Antônio Crispim – Araçatuba
O Tribunal de Contas do Estado de São Paulo julgou irregulares a licitação e o contrato firmado no ano passado pela Câmara Municipal de Araçatuba de empresa para fornecimento e locação de licença de uso de software. A decisão foi da conselheira substituta, auditora Silvia Cristina Monteiro Moraes. No entanto, o contrato foi rescindido em maio deste ano pela atual Mesa Diretora.
“Em vista da rescisão do contrato e da ausência de despesas, deixo de aplicar a penalidade de multa, mas efetuo severas recomendações aos Responsáveis para dar exato cumprimento às normas editalícias sob pena de futuras rejeições e penalidades”, decidiu a conselheira.
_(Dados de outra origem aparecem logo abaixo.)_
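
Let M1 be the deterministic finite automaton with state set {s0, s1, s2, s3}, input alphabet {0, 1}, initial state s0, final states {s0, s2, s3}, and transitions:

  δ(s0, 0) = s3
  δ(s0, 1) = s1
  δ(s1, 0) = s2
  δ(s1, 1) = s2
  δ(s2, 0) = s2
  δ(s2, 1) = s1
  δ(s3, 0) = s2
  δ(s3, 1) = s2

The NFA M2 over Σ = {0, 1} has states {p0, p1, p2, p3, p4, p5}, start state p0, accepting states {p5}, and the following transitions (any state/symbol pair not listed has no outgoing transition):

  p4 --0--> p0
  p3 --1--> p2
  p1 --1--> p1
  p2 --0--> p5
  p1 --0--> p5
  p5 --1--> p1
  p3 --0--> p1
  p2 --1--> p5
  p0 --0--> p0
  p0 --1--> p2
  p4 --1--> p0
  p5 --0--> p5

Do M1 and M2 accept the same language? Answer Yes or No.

No

The empty string ε is accepted by M1 but rejected by M2.
So L(M1) ≠ L(M2).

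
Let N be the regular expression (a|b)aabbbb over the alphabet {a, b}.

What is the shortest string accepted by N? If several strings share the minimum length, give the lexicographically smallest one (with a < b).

By inspection of the expression, no string of length less than 7 matches, and aaabbbb is the lexicographically first match of length 7.

aaabbbb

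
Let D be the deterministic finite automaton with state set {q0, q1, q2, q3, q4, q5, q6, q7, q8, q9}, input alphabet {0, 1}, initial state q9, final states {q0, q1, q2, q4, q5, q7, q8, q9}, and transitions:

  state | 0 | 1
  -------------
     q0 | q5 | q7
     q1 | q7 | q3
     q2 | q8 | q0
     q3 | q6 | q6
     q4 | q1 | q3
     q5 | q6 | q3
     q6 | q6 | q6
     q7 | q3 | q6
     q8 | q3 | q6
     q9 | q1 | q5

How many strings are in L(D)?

The useful subgraph on states {q1, q5, q7, q9} is acyclic, so L(D) is finite; the longest accepting path visits 3 useful states, giving maximum string length 2.
Counting accepting paths from q9 by length: 1 of length 0, 2 of length 1, 1 of length 2. Total 4.

4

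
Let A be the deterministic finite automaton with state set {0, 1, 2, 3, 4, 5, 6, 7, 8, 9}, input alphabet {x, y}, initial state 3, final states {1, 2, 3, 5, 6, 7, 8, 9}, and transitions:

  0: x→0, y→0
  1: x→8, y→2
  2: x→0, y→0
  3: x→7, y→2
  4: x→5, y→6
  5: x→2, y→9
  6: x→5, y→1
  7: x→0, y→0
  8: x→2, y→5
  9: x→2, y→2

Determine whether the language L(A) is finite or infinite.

The useful states (reachable from 3 and able to reach an accepting state) are {2, 3, 7}.
Restricted to these states the transition graph has no cycle, so every accepting path has bounded length and L is finite.

finite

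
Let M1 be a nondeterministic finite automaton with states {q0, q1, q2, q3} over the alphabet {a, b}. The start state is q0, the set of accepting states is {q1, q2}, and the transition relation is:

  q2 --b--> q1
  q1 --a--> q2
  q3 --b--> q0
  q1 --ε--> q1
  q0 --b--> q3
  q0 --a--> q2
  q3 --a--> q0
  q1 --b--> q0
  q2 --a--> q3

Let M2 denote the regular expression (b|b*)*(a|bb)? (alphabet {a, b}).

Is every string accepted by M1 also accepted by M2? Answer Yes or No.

The string ab is in L(M1) but not in L(M2).
So L(M1) ⊄ L(M2).

No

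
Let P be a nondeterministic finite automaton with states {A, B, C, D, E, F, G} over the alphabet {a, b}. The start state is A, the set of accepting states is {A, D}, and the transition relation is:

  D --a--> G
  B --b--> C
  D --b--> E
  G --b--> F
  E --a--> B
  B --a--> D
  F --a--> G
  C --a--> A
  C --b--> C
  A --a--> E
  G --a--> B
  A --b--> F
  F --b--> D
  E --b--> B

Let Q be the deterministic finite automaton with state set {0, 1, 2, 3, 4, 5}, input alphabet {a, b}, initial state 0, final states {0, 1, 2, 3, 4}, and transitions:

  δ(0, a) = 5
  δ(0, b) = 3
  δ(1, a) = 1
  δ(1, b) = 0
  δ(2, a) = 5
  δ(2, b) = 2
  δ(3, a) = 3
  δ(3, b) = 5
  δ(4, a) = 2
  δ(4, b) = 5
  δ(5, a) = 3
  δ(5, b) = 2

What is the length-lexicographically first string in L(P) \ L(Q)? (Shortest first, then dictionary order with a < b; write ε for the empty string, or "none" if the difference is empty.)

The string bb is accepted by P but not by Q.
No shorter string lies in the difference, and bb is the lexicographically first length-2 string in L(P) \ L(Q).

bb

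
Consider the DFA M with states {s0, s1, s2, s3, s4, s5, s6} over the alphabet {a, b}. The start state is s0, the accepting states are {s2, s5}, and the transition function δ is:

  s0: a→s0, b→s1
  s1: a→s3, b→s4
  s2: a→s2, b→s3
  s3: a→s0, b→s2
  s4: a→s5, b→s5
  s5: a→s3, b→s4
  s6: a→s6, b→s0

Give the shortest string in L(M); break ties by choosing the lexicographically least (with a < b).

bab

A breadth-first search from s0 reaches an accepting state first via the path s0 → s1 → s3 → s2 on input bab.
No string of length < 3 is accepted (BFS exhausts all shorter strings without reaching an accepting state), and bab is the lexicographically least accepting string of length 3.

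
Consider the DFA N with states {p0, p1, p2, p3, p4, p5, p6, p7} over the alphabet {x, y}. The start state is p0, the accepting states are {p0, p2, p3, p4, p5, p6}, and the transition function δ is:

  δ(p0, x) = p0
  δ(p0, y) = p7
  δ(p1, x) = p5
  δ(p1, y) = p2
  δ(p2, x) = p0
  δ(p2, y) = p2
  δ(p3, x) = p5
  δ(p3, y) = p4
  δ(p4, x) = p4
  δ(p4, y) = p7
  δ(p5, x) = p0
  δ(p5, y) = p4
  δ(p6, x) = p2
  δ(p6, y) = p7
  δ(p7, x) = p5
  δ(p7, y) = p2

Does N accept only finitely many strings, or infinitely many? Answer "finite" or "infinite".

infinite

State p0 is reachable from the start and can reach an accepting state, and it lies on the cycle p0 → p0.
Traversing that cycle any number of times yields accepted strings of unbounded length, so the language is infinite.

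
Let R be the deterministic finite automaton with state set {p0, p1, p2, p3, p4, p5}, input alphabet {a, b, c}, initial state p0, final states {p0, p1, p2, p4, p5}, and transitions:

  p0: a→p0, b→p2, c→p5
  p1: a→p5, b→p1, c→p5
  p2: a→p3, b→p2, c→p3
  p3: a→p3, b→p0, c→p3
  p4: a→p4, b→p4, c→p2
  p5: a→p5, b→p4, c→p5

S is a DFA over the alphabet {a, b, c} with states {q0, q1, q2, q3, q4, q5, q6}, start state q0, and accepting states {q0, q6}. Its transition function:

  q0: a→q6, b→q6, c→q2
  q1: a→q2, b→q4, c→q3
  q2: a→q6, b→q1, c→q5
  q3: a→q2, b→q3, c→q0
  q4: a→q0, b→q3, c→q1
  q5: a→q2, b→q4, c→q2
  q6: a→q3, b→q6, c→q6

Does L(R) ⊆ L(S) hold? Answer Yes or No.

The string c is in L(R) but not in L(S).
So L(R) ⊄ L(S).

No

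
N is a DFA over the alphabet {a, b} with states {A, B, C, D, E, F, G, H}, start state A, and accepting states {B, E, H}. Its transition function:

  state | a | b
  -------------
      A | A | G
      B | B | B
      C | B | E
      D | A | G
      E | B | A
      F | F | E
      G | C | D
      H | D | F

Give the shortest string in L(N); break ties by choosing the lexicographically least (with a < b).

A breadth-first search from A reaches an accepting state first via the path A → G → C → B on input baa.
No string of length < 3 is accepted (BFS exhausts all shorter strings without reaching an accepting state), and baa is the lexicographically least accepting string of length 3.

baa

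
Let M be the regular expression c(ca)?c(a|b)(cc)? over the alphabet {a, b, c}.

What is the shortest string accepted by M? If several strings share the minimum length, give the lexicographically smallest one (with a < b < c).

By inspection of the expression, no string of length less than 3 matches, and cca is the lexicographically first match of length 3.

cca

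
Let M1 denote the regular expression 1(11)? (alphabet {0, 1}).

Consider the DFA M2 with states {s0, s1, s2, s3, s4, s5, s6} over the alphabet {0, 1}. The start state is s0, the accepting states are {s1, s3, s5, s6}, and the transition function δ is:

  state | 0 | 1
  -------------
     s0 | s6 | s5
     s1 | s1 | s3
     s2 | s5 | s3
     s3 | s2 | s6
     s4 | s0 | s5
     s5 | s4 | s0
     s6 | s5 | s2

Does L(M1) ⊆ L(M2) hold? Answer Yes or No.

Converting the expression M1 to a DFA (subset construction, then merging equivalent states) gives the minimal DFA with states {r0, r1, r2, r3, r4}, start state r0, accepting states {r2, r4} and transitions r0: 0→r1, 1→r2; r1: 0→r1, 1→r1; r2: 0→r1, 1→r3; r3: 0→r1, 1→r4; r4: 0→r1, 1→r1.
Exploring the product automaton M1 × M2 from the start pair (r0, s0), following both machines on each input symbol, reaches 10 state pairs: (r0, s0), (r1, s6), (r2, s5), (r1, s5), (r1, s2), (r1, s4), (r3, s0), (r1, s0), (r1, s3), (r4, s5).
M1 accepts in {r2, r4} and M2 accepts in {s1, s3, s5, s6}. The reachable pairs whose M1-component is accepting are (r2, s5), (r4, s5); in each of them the M2-component is accepting too, so the product for L(M1) \ L(M2) (M1-component accepting, M2-component rejecting) has no reachable accepting pair and the difference is empty.
Hence every string in L(M1) is also in L(M2).

Yes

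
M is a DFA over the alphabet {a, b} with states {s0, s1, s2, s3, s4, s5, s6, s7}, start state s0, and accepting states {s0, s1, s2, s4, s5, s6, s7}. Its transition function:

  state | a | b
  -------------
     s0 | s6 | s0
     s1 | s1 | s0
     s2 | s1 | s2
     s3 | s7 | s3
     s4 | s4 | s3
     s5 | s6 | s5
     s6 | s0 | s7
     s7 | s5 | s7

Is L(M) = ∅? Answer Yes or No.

No

The empty string ε is accepted: the run s0 ends in the accepting state s0.
Since at least one string is accepted, L(M) is not empty.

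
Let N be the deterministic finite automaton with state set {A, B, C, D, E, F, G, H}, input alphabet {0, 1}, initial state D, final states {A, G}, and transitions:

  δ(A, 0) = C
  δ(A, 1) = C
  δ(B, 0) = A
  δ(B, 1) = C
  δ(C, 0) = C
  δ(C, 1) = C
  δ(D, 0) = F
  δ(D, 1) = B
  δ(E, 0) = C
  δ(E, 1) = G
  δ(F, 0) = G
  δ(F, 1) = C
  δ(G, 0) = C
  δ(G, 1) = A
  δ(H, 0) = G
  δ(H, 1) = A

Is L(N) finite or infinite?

The useful states (reachable from D and able to reach an accepting state) are {A, B, D, F, G}.
Restricted to these states the transition graph has no cycle, so every accepting path has bounded length and L is finite.

finite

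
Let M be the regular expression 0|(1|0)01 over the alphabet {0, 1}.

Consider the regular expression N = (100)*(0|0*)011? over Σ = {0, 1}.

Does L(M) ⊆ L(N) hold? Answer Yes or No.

The string 0 is in L(M) but not in L(N).
So L(M) ⊄ L(N).

No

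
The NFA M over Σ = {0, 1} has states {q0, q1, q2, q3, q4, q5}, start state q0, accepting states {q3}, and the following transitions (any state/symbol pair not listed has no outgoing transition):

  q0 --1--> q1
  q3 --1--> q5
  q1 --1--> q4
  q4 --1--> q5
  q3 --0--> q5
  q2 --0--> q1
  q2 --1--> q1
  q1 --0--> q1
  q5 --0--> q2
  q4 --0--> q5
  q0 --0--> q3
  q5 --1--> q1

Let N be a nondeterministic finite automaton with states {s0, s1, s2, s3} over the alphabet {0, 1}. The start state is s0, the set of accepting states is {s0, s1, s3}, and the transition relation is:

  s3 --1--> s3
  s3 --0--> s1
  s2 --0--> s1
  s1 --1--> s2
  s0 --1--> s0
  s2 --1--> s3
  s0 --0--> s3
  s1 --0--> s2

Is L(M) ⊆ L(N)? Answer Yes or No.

Yes

Exploring the product automaton M × N from the start pair (q0, s0), following both machines on each input symbol, reaches 15 state pairs: (q0, s0), (q3, s3), (q1, s0), (q5, s1), (q5, s3), (q1, s3), (q4, s0), (q2, s2), (q1, s2), (q2, s1), (q1, s1), (q4, s3), (q5, s0), (q4, s2), (q2, s3).
M accepts in {q3} and N accepts in {s0, s1, s3}. The reachable pairs whose M-component is accepting are (q3, s3); in each of them the N-component is accepting too, so the product for L(M) \ L(N) (M-component accepting, N-component rejecting) has no reachable accepting pair and the difference is empty.
Hence every string in L(M) is also in L(N).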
O serviço está sendo prestado por uma empresa que teve o contrato prorrogado emergencialmente por 12 meses.
O processo licitatório previa a contratação empresa para o fornecimento e locação de licença de uso de software que possua uma plataforma web de software próprio, hospedada e gerenciada pelo fornecedor em nuvem própria, para processo legislativo eletrônico com Módulo Legislativo para Departamentos, Módulo legislativo para gabinete, Aplicativo nas principais lojas oficiais (Android e IOS) e integração com o Site Oficial da Câmara Municipal (www.aracatuba.sp.leg.br), bem como manutenção, atualização mensal que garanta as alterações legais, corretivas e evolutivas, incluindo, conversão, implantação e treinamento, com o objetivo de dar continuidade às atividades dos setores.
De acordo com publicações do Portal da Transparência, a então presidente da Câmara, Cristina Munhoz, publicou o edital de licitação em fevereiro do ano passado, com abertura das propostas no dia 12 de abril. O valor previsto era de R$926,666,47 e a empresa vencedora apresentou proposta de R$499.980,00. No entanto, outras três empresas apresentaram proposta ainda melhor, mas foram inabilitadas porque não teriam cumprido exigências do edital. Foram apresentados recursos, mas a proposta da empresa MDS Soluções Inteligentes em Tecnologia acabou sendo homologada. O contrato foi assinado no dia 6 de junho de 2024 com prazo de cinco anos, devendo encerrar em junho de 2029.
Devido os problemas enfrentados no processo, um dos licitantes optou por representar ao Tribunal de Contas do Estado. A área técnica do TCE constatou várias irregularidades, como exigência de atendimento à legislação já revogada; exigência de comprovação de prestação de serviços em Câmara Municipal com a quantidade mínima de 15 vereadores; exigência de apresentação de atestados fornecidos por pessoa jurídica de direito público, sem motivação, e com ausência de previsão da possibilidade de os atestados serem fornecidos também por pessoa jurídica de direito privado; no que se refere à habilitação econômico-financeira, o Edital extrapolou ao exigir dos licitantes certidão negativa de recuperação judicial e extrajudicial ou plano de recuperação apresentado em juízo e homologado; inabilitações de três licitantes com base em cláusula restritiva e sem amparo legal; empresa declarada vencedora deveria ter sido inabilitada por não comprovar a propriedade do código fonte do sistema, conforme exigência do Termo de Referência e pesquisas de preços realizada de forma singela e frágil, entre outras.
De acordo com o Tribunal de Contas, preços constantes das estimativas não estão compatíveis com os praticados no mercado, sendo que tais valores são quase 4 vezes maiores que os valores das ofertas finais dos três primeiros classificados (antes das inabilitações). Além disso, o preço contratado era mais que o dobro do valor das ofertas finais dos três primeiros classificados (antes das inabilitações).
Por todas estas irregularidades, a licitação e o contrato foram julgados irregulares. Não foi aplicada multa porque o contrato foi rescindido e não houve pagamentos.
Anulação do contrato
A reportagem buscou informações junto à Câmara sobre a anulação do contrato e como o serviço está sendo prestado. De acordo com ofício assinado pela presidente Edna Flor, o termo de rescisão unilateral do contrato está datado de 16 de maio de 2025, cujo extrato foi publicado no Diário Oficial Eletrônico do Município em 20/05/2025 (edição 1254/2025). A explicação é que o contrato foi anulado por a empresa contratada descumpriu as obrigações assumidas, constatando-se diversos problemas e dificuldades na busca de implementar o objeto contratado, conforme relatado no termo de rescisão unilateral.
O serviço está sendo prestado pela empresa Webline Software Ltda. O contrato foi excepcionalmente prorrogado pelo prazo de até 12 meses, a partir de 1º de abril de 2025. O custo mensal do contrato é de R$ 5.639,00.
Pelo valor do contrato que foi anulado, o custo mensal seria superior a R$ 8,3 mil. Desta forma, a Câmara está economizando por mais de 32%.